What the answers actually look like across vendors
Here is how the major platforms stand as of this writing, based on their public documentation.
Not documented means the vendor's public documentation and/or UI does not address this. It does not mean the capability is confirmed absent.
| Vendor | Percentile metrics | Sample size | Sequential testing | Variance reduction | All connected to sample size | Unit of aggregation |
|---|---|---|---|---|---|---|
| GrowthBook | Y | N | N | N | N/A | Configurable |
| Eppo | Y | Not documented | Not documented | Y | Not documented | Event-level |
| Statsig | Y (Warehouse Native) | Not documented | Not documented | Not documented | Not documented | Event-level |
| LaunchDarkly | Y (beta) | Not documented | Partial (guarded rollouts only) | N | Not documented | User-level |
| Confidence | N | N/A | N/A | N/A | N/A | N/A |
| PostHog | N | N/A | N/A | N/A | N/A | N/A |
| Amplitude | N | N/A | N/A | N/A | N/A | N/A |
| Optimizely | Not documented | Not documented | Not documented | Not documented | Not documented | Not documented |
| VWO | Not documented | Not documented | Not documented | Not documented | Not documented | Not documented |
GrowthBook supports percentile metrics with documented variance formulas for both event-level and user-level aggregation. Their documentation explicitly states: "Currently CUPED and Sequential Testing are not implemented for Quantile Testing." Their sample size calculator notes that "All non-quantile metrics are supported," meaning percentile metrics are explicitly excluded from pre-experiment planning. You can create a P99 latency metric in GrowthBook, but sample size estimation and sequential testing are not available for it.

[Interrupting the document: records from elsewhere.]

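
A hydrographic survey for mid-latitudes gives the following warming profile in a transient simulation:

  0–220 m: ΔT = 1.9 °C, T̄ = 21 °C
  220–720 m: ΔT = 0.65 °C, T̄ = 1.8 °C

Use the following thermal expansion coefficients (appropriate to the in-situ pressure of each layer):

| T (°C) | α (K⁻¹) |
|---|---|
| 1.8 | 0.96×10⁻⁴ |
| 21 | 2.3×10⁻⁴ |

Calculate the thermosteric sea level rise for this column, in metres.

0.13 m of thermosteric rise

Layer 1 at 21 °C → α = 2.3×10⁻⁴ K⁻¹
Layer 2 at 1.8 °C → α = 0.96×10⁻⁴ K⁻¹
Layer 1: 1.9 × 220 × 2.3×10⁻⁴ = 0.09614 m
Layer 2: 500 × 0.96×10⁻⁴ × 0.65 = 0.03120 m
Δh = 0.09614 + 0.03120 = 0.12734 m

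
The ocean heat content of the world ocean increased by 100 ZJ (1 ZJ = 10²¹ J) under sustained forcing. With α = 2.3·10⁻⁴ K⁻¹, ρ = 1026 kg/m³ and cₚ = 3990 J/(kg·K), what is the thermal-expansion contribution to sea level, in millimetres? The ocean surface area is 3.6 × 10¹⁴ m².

Per unit area: Q = 100×10²¹ / (3.6×10¹⁴) ≈ 2.778×10⁸ J/m²
Δh = αQ/(ρcₚ) = 2.3×10⁻⁴ × 2.778×10⁸ / (1026 × 3990) ≈ 0.015608 m

Δh = 16 mm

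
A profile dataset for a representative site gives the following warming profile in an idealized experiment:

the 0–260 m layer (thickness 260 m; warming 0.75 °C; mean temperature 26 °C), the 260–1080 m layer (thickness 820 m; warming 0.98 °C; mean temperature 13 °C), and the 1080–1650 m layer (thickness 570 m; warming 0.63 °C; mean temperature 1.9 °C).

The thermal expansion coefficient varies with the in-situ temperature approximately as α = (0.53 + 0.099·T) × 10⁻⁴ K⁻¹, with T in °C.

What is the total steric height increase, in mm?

about 232 mm

Layer 1: α = (0.53 + 0.099×26)×10⁻⁴ = 3.104×10⁻⁴ K⁻¹
Layer 2: α = (0.53 + 0.099×13)×10⁻⁴ = 1.817×10⁻⁴ K⁻¹
Layer 3: α = (0.53 + 0.099×1.9)×10⁻⁴ = 0.7181×10⁻⁴ K⁻¹
0–260 m: 260 × 3.104×10⁻⁴ × 0.75 = 0.060528 m
260–1080 m: 820 × 0.98 × 1.817×10⁻⁴ = 0.14601412 m
0.63 × 0.7181×10⁻⁴ × 570 = 0.025786971 m
Δh = 0.060528 + 0.14601412 + 0.025786971 = 0.232329091 m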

Eppo documents percentile metrics with a specific confidence interval algorithm, and their CUPED documentation explicitly states variance reduction applies to all metric types including percentile, a claim they also make publicly. What their documentation does not address is whether sequential testing and sample size calculation extend to percentile metrics. Both features exist for standard metrics.
LaunchDarkly has been adding percentile support incrementally. Its implementation computes the percentile across per-user aggregates rather than raw events, which is the statistically simpler approach. Sequential testing for percentile metrics arrived in guarded rollouts in January 2026, but the feature is in beta, listed as incompatible with CUPED adjustments, and may cause results tab timeouts on large audiences. How LaunchDarkly constructs confidence intervals for percentile metrics is not documented anywhere. Sample size calculation for percentile metrics with or without sequential testing is not documented.
A complete percentile-metric implementation means sample size calculation that accounts for your aggregation choice, sequential testing connected to that sample size, variance reduction reflected in both, and configuration options for window and missing values that apply consistently across the full analysis and any dimensional breakdowns. A vendor that clears all of that gives you a useful extra lens on tail regressions. If any of those connections are missing, mean metrics with a complete offering are the better choice. Fragmented complexity is never worth it in our experience.